Bebs is becoming a chatterbox in her own right, and listening to her speak, this is all starting to make sense. I’ve concluded that it definitely may be the way they hear the words – the sounds – and that’s how they duplicate them. For example, she will say ‘I love you’ in Greek, “s’agapo,” but it sounds like, “dagado,” with all the right inflection and rhythm. I know she understands the word. I also know that some sounds are more difficult than others, and they come later.

Recently, BooBoo was singing a song from her favorite Greek singer Elli Kokkinou; her words made no sense. One line says, phonetically in Greek, “monaha ‘si na eheis simasia,” which means roughly, “only you will have significance.” BooBoo sang, “Anastassia ehei simasia.” So in her version, some girl named Anastassia is number one. She went on, and well, I had trouble holding back the laughter.
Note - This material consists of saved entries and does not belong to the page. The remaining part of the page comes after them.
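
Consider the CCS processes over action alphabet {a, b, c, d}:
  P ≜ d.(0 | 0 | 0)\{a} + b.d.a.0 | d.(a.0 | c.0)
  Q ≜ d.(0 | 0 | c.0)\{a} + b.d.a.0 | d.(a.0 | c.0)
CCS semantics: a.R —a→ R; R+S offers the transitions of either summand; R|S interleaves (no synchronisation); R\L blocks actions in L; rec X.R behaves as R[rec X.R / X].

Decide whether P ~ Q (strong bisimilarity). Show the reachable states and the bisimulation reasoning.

Reachable graph of P (21 states):
  m0 = d.(0 | 0 | 0)\{a} + b.d.a.0 | d.(a.0 | c.0) ⊢ ··b··> m1, ··d··> m2, ··d··> m3
  m1 = d.a.0 | d.(a.0 | c.0) ⊢ ··d··> m4, ··d··> m5
  m2 = (0 | 0 | 0)\{a} ⊢ ·
  m3 = b.d.a.0 | (a.0 | c.0) ⊢ ··a··> m6, ··b··> m5, ··c··> m7
  m4 = a.0 | d.(a.0 | c.0) ⊢ ··a··> m8, ··d··> m9
  m5 = d.a.0 | (a.0 | c.0) ⊢ ··a··> m10, ··c··> m11, ··d··> m9
  m6 = b.d.a.0 | (0 | c.0) ⊢ ··b··> m10, ··c··> m12
  m7 = b.d.a.0 | (a.0 | 0) ⊢ ··a··> m12, ··b··> m11
  m8 = 0 | d.(a.0 | c.0) ⊢ ··d··> m13
  m9 = a.0 | (a.0 | c.0) ⊢ ··a··> m13, ··a··> m14, ··c··> m15
  m10 = d.a.0 | (0 | c.0) ⊢ ··c··> m16, ··d··> m14
  m11 = d.a.0 | (a.0 | 0) ⊢ ··a··> m16, ··d··> m15
  m12 = b.d.a.0 | (0 | 0) ⊢ ··b··> m16
  m13 = 0 | (a.0 | c.0) ⊢ ··a··> m17, ··c··> m18
  m14 = a.0 | (0 | c.0) ⊢ ··a··> m17, ··c··> m19
  m15 = a.0 | (a.0 | 0) ⊢ ··a··> m18, ··a··> m19
  m16 = d.a.0 | (0 | 0) ⊢ ··d··> m19
  m17 = 0 | (0 | c.0) ⊢ ··c··> m20
  m18 = 0 | (a.0 | 0) ⊢ ··a··> m20
  m19 = a.0 | (0 | 0) ⊢ ··a··> m20
  m20 = 0 | (0 | 0) ⊢ ·
Reachable graph of Q (22 states):
  n0 = d.(0 | 0 | c.0)\{a} + b.d.a.0 | d.(a.0 | c.0) ⊢ ··b··> n1, ··d··> n2, ··d··> n3
  n1 = d.a.0 | d.(a.0 | c.0) ⊢ ··d··> n4, ··d··> n5
  n2 = (0 | 0 | c.0)\{a} ⊢ ··c··> n6
  n3 = b.d.a.0 | (a.0 | c.0) ⊢ ··a··> n7, ··b··> n5, ··c··> n8
  n4 = a.0 | d.(a.0 | c.0) ⊢ ··a··> n9, ··d··> n10
  n5 = d.a.0 | (a.0 | c.0) ⊢ ··a··> n11, ··c··> n12, ··d··> n10
  n6 = (0 | 0 | 0)\{a} ⊢ ·
  n7 = b.d.a.0 | (0 | c.0) ⊢ ··b··> n11, ··c··> n13
  n8 = b.d.a.0 | (a.0 | 0) ⊢ ··a··> n13, ··b··> n12
  n9 = 0 | d.(a.0 | c.0) ⊢ ··d··> n14
  n10 = a.0 | (a.0 | c.0) ⊢ ··a··> n14, ··a··> n15, ··c··> n16
  n11 = d.a.0 | (0 | c.0) ⊢ ··c··> n17, ··d··> n15
  n12 = d.a.0 | (a.0 | 0) ⊢ ··a··> n17, ··d··> n16
  n13 = b.d.a.0 | (0 | 0) ⊢ ··b··> n17
  n14 = 0 | (a.0 | c.0) ⊢ ··a··> n18, ··c··> n19
  n15 = a.0 | (0 | c.0) ⊢ ··a··> n18, ··c··> n20
  n16 = a.0 | (a.0 | 0) ⊢ ··a··> n19, ··a··> n20
  n17 = d.a.0 | (0 | 0) ⊢ ··d··> n20
  n18 = 0 | (0 | c.0) ⊢ ··c··> n21
  n19 = 0 | (a.0 | 0) ⊢ ··a··> n21
  n20 = a.0 | (0 | 0) ⊢ ··a··> n21
  n21 = 0 | (0 | 0) ⊢ ·
Partition-refinement fixed point:
  B0 = {m0}
  B1 = {m2, m20, n21, n6}
  B2 = {m1, n1}
  B3 = {m5, n5}
  B4 = {m11, n12}
  B5 = {m15, n16}
  B6 = {m18, m19, n19, n20}
  B7 = {m16, n17}
  B8 = {m10, n11}
  B9 = {m13, m14, n14, n15}
  B10 = {m17, n18, n2}
  B11 = {m9, n10}
  B12 = {m4, n4}
  B13 = {m8, n9}
  B14 = {m3, n3}
  B15 = {m7, n8}
  B16 = {m12, n13}
  B17 = {m6, n7}
  B18 = {n0}
m0 ∈ B0, n0 ∈ B18 → different blocks

not bisimilar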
The song says in Greek, “To yelyio, to dakri, to alati mes’ti zoi,” meaning, “the laughter, the tears, the salt of life.” BooBoo sang, “To yellow, to dakri, agape mes mou zoi,” which means, “the yellow, the tears, love in my life.”

‘Scuse me me while I kiss this guy!

An article by Caroline Brown on speech development, explains that “a small, typically developing child’s speech can be quite difficult to understand because his or her sound system is not yet organised like adult speech.” She indicates that when kids are learning to speak like adults, all kids make errors in pronunciation – which are not really errors. She refers to the “errors” as phonological processes or phonological derivations.

In another report, she states that “children’s speech does not sound like adult speech because they make typical child-like ‘sound replacements’.” Also, all kids occasionally misunderstand words that are said to them, and therefore “utter oddly worded sentences, and put speech sounds in the wrong spots (or omit them) when they are learning to talk.”

In terms of bilingual study, an article in Preschoolers Today says researchers believe that the best time to teach a child a foreign language is when they are young. I agree with their conclusion that there are enormous benefits to speaking more than one language. They say it broadens  “a child’s understanding and acceptance of other cultures,” “improves English comprehension skills” and “research suggests that learning a second language at an early age can enrich mental development.”

So, for a little while longer, we’ll hear Bebs say “die!” when she’s waving goodbye to you and BooBoo will keep singing about Anastassia. We’ll continue to positively correct them and reinforce their learning. And explain to people what they are trying to say. 😉

It’s not just the kids…have a laugh and check out or for more misunderstood lyrics…There’s even a name for it – mondegreens. I’m cracking up at, “there’s a bathroom on the right!”